In data integration systems, the evolution problem is mainly related to changes raised at the data source level, for example, adding or removing an element of a source schema as well as adding or removing a data source from the system [Lóscio 2003, McBrien et al. 2002, Lee at al. 2002b]. Such evolution may cause changes in the mappings or semantic links which relate data sources. These semantic links constitute the baseline of any data integration system and, generally, they are defined statically at the design phase by paying a high cost for their development. However, the environment over which data integration system is built is not static it may evolve frequently. Consequently, in order to maintain the data integration system alive, it is necessary to dynamically reconsider the semantic links and adapt them to the new changes. Otherwise, the data integration system becomes progressive useless. Additional cost paid for this dynamic maintenance of semantic links may dramatically increase with the volume of change events and with the frequency of these events. Therefore, the maintenance problem becomes a bottleneck within the data integration system [Velegrakis et al. 2004].

Handling source evolution is an essential feature as it implies modularity and scalability of the data integration system. Moreover, as the system evolves it becomes necessary to evaluate the quality criteria to consider the changes. So, the absence of techniques to perform the quality evaluation of the information offered by the system and the maintenance of the semantic mappings can make data integration systems inoperative and obsolete [Altareva et al. 2005, Wang et al. 1996, Pipino et al. 2002, Marotta et al. 2005].

Related work.

Different approaches have been proposed for managing evolution in systems involving multiple data sources; the ToMAS system [Velegrakis et al. 2004] considers mappings between one source schema and a target schema and produces a set of new mappings if changes occur in the sources schemas; the generated mappings are ranked based on their similarity with initial old mapping. [McBrien et al. 2002] proposes a set of primitives representing graph operations that transform a source schema into a target schema. If a source schema changes, a new mapping is generated as a set of transformations from the new source schema to the target schema.
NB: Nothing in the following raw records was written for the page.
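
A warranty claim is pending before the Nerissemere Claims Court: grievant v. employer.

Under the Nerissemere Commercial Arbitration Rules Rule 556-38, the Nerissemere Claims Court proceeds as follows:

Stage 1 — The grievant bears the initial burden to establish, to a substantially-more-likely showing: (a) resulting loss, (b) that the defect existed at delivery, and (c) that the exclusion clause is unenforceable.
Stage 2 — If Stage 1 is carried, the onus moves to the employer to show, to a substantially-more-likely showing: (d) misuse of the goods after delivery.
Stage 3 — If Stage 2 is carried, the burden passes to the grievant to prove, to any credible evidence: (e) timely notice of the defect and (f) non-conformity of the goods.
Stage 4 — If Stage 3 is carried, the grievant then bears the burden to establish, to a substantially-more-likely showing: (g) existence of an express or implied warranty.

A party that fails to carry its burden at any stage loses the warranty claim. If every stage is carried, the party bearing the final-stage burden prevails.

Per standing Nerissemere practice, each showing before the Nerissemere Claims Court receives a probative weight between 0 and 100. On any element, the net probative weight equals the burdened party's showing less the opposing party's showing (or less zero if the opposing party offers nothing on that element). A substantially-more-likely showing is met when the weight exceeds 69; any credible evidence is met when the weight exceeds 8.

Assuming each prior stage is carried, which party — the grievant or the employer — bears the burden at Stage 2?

Stage 2's rule assigns the burden to the employer (to a substantially-more-likely showing).

employer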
In [Lee at al. 2002b], a framework is proposed to support schema evolution in relational systems; an extension of SQL is proposed to define views including users' preferences about the way the views should evolve under source changes.
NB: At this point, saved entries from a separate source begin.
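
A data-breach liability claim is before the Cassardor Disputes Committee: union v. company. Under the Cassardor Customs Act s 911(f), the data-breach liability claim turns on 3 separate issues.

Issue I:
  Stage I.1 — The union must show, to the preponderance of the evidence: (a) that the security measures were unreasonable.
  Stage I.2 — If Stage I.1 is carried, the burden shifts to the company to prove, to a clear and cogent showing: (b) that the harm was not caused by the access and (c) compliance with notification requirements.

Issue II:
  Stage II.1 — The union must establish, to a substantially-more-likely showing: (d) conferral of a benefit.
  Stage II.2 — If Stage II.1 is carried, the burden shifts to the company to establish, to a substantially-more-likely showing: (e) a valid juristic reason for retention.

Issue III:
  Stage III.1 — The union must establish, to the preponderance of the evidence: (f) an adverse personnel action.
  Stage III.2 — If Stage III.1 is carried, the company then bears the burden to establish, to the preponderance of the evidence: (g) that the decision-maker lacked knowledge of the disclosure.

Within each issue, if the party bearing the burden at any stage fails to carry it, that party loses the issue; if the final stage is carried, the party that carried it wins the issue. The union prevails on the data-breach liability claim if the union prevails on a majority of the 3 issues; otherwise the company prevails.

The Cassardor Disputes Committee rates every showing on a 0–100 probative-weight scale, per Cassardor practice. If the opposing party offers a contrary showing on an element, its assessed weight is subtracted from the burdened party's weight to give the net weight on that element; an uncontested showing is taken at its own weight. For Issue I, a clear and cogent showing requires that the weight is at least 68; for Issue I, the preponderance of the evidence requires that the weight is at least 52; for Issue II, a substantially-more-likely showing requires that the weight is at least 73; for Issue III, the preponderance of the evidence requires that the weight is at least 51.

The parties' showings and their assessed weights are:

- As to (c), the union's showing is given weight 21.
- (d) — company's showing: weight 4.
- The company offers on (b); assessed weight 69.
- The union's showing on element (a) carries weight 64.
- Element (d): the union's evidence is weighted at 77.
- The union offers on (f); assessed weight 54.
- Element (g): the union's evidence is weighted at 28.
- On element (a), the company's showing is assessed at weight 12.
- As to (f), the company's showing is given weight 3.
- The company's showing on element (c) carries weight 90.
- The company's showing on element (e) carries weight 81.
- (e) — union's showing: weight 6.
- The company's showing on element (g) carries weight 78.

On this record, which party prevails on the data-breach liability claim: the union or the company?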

In previous work [Bouzeghoub et al. 2003], we have proposed an approach for mapping evolution for relational data sources; we assume that the mappings are generated following the methodology described in [Kedad et al. 1999]. The propagation of source changes is done using a set of event-condition-action (ECA) rules. Some problems remain unsolved by the existing approaches, such as capturing change events and evaluating this change, defining different strategies for the global evolution process and evaluating the propagation algorithms in the case of a large number of source change events.

Detection of change– at the data source level – may be difficult because of uncertainty and imprecision of the data. May approaches have been proposed for the management of vague and imprecise data. The rough set theory (RS) [Pawlak 1982] has proven to be very useful for managing fuzzy or uncertain data, without requiring additional information on the data such as a belief ratio or a priori probabilities. RS is well adapted to data-centric problems such as attribute or instance selection, undistinguishable instances (a group of instances may not be isolated according to a representation in a given language), or concept approximation. RS relies on a mathematical model that allows the representation of vague concepts by means of upper and lower approximations based on instances’ similarities. RS theory has been used in various domains. In [Ahlqvist et al. 2003], a combination of RS and fuzzy set theories has been used in a spatial data integration application. It seems very useful to apply RS for defining data quality parameters, maintaining mappings and evaluating changes.